There's a legend about Rene Descartes that describes him sitting in his bed watching a fly on the ceiling and wondering what the patterns of its movements were. He imagined if he divided the ceiling into a grid of rows and columns, he could keep track of the fly and look for patterns in its movements analytically. And this is how Cartesian Coordinates were invented; the x/y grid axes we use in mathematics were the first dimensions.

While this story is most likely apocryphal, Descartes did conceive of the idea of a "dimension" in the way we use it today. A dimension is a mathematical construct we use to describe the space around us. We can look around us and see that space (and the objects within it) can be boiled down to three independent properties: length, width, and height. If we want to do math with these objects, we can imagine them on a grid like Descartes' fly but with one more axis for depth. Then each object can have a size and position described with just numbers.
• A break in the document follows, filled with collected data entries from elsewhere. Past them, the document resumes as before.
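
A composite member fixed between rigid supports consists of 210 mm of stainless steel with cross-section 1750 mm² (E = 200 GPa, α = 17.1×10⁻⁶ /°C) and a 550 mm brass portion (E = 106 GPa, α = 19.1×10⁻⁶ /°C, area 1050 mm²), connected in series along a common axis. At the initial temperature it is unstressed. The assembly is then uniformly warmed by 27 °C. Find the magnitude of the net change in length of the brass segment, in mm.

|ΔL| ≈ 0.0557 mm

Free thermal expansion of the whole bar: Σ αᵢΔT Lᵢ = 17.1×10⁻⁶×27×210 + 19.1×10⁻⁶×27×550 = 0.3806 mm.
The rigid supports impose zero overall length change; the single axial force P common to all segments must satisfy P Σ Lᵢ/(AᵢEᵢ) = δ_free.
Σ Lᵢ/(AᵢEᵢ) = 210/(1750×200×10³) + 550/(1050×106×10³) = 5.542×10⁻⁶ mm/N.
So P = 0.3806 / 5.542×10⁻⁶ = 68.68 kN, compressive.
For the brass segment, free thermal change = 19.1×10⁻⁶×27×550 = 0.2836 mm and elastic change from P = 68680×550/(1050×106×10³) = 0.3394 mm; these oppose, so the net change is 0.0557 mm (segment shortens).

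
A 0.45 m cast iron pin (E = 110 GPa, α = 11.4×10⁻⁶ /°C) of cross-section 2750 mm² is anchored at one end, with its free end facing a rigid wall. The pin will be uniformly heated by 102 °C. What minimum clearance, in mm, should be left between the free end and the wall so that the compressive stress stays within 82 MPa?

With no wall the pin would lengthen by αΔT L = 11.4×10⁻⁶ × 102 × 450 = 0.5233 mm.
A stress of 82 MPa corresponds to the wall pushing the pin back by σL/E = 82×450/(110×10³) = 0.3355 mm.
So the gap has to take up the difference, g_min = δ_free − σL/E = 0.5233 − 0.3355 = 0.1878 mm.

g ≈ 0.188 mm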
This hopefully makes sense so far, but things get weird after the first 3 dimensions.

Einstein contributed a 4th dimension in General Relativity. The Kaluza-Klein theory introduced a 5th dimension. Then its successor string theories added more, all the way up to 10 spatial dimensions and 1 time dimension. Like the first 3 dimensions, the newer dimensions are mathematical constructs: we take all of our formulas about fields and particles that we did in 3 dimensions, update them with however many dimensions we want, crunch the math, and see if it checks out. We don't necessarily know how to interpret the math into a physical description, but some interesting properties of the dimensions emerge when we try:

General Relativity treats time as a dimension. The time dimension does get some special treatment in the math, but otherwise it's like the spatial dimensions in that objects should be able to move in either direction. Why do we only see things move in one direction through time then?

The 7 extra dimensions in string theory are just like the spatial dimensions, but with the awkward property that they're completely undetectable to us. Oskar Klein suggested these extra dimensions might be circular and extremely small, with a radius near the Planck length where we can't see them. This isn't a requirement for string theory though, there could be other reasons we don't see them. Maybe we live in some 3D subspace within the larger 10D space, like a living cartoon on a 2D sheet of paper in a 3D world.
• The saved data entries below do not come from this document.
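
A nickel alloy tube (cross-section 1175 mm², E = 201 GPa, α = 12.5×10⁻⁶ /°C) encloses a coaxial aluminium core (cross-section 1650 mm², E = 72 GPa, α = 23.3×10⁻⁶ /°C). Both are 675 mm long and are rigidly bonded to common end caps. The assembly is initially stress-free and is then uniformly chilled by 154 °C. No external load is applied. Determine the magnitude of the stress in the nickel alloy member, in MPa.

σ ≈ 112 MPa (compressive)

The aluminium has the larger α, so on cooling it would change length more than the nickel alloy if both were free. The rigid plates force a common final length, so the aluminium is put into tension and the nickel alloy into compression, with equal and opposite forces P (no external load).
Equating the net (thermal + elastic) strains gives |α₁ − α₂|·ΔT = P·[1/(A₁E₁) + 1/(A₂E₂)].
|α₁ − α₂|·ΔT = 10.8×10⁻⁶ × 154 = 0.001663.
1/(A₁E₁) + 1/(A₂E₂) = 1/(1175×201×10³) + 1/(1650×72×10³) = 1.265×10⁻⁸ N⁻¹.
So P = 0.001663 / 1.265×10⁻⁸ = 131.5 kN.
σ_{nickel alloy} = P/A₁ = 131500/1175 = 111.9 MPa, compressive.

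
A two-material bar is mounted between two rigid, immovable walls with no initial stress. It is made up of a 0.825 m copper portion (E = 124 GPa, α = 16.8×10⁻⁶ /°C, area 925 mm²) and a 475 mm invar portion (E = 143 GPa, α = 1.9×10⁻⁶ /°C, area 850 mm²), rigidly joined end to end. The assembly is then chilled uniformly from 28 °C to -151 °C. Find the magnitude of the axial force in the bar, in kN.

With the walls removed the bar would change length by δ_free = Σ αᵢΔT Lᵢ = 16.8×10⁻⁶×179×825 + 1.9×10⁻⁶×179×475 = 2.642 mm.
The rigid supports impose zero overall length change; the single axial force P common to all segments must satisfy P Σ Lᵢ/(AᵢEᵢ) = δ_free.
The series flexibility is Σ Lᵢ/(AᵢEᵢ) = 825/(925×124×10³) + 475/(850×143×10³) = 1.11×10⁻⁵ mm/N.
P = 2.642 / 1.11×10⁻⁵ = 238100 N = 238.1 kN, tensile.

P ≈ 238 kN (tensile)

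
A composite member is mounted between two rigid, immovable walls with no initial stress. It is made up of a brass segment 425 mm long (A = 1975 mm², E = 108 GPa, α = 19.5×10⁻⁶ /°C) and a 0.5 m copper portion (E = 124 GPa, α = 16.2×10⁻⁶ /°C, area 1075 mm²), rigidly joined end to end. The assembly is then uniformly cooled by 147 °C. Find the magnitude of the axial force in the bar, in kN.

P ≈ 419 kN (tensile)

If the supports were absent, the total length change would be Σ αᵢΔT Lᵢ = 19.5×10⁻⁶×147×425 + 16.2×10⁻⁶×147×500 = 2.409 mm.
The walls prevent any net length change, so an axial force P (same in every segment) develops. Compatibility: P · Σ Lᵢ/(AᵢEᵢ) = δ_free.
Σ Lᵢ/(AᵢEᵢ) = 425/(1975×108×10³) + 500/(1075×124×10³) = 5.743×10⁻⁶ mm/N.
Hence P = δ_free / Σ(L/AE) = 2.409/5.743×10⁻⁶ = 419.4 kN (tensile).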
Technically a dimension can be anything: it's a parameter in math equations that describe space. There could be a binary dimension where all points of space are either "red" or "blue." There could be two time dimensions with infinite directions time can flow on the plane it forms. Or maybe there's a consciousness dimension with lower and higher realms of experiencing reality. The question with speculative dimensions remains the same: if they exist, then why don't we see them?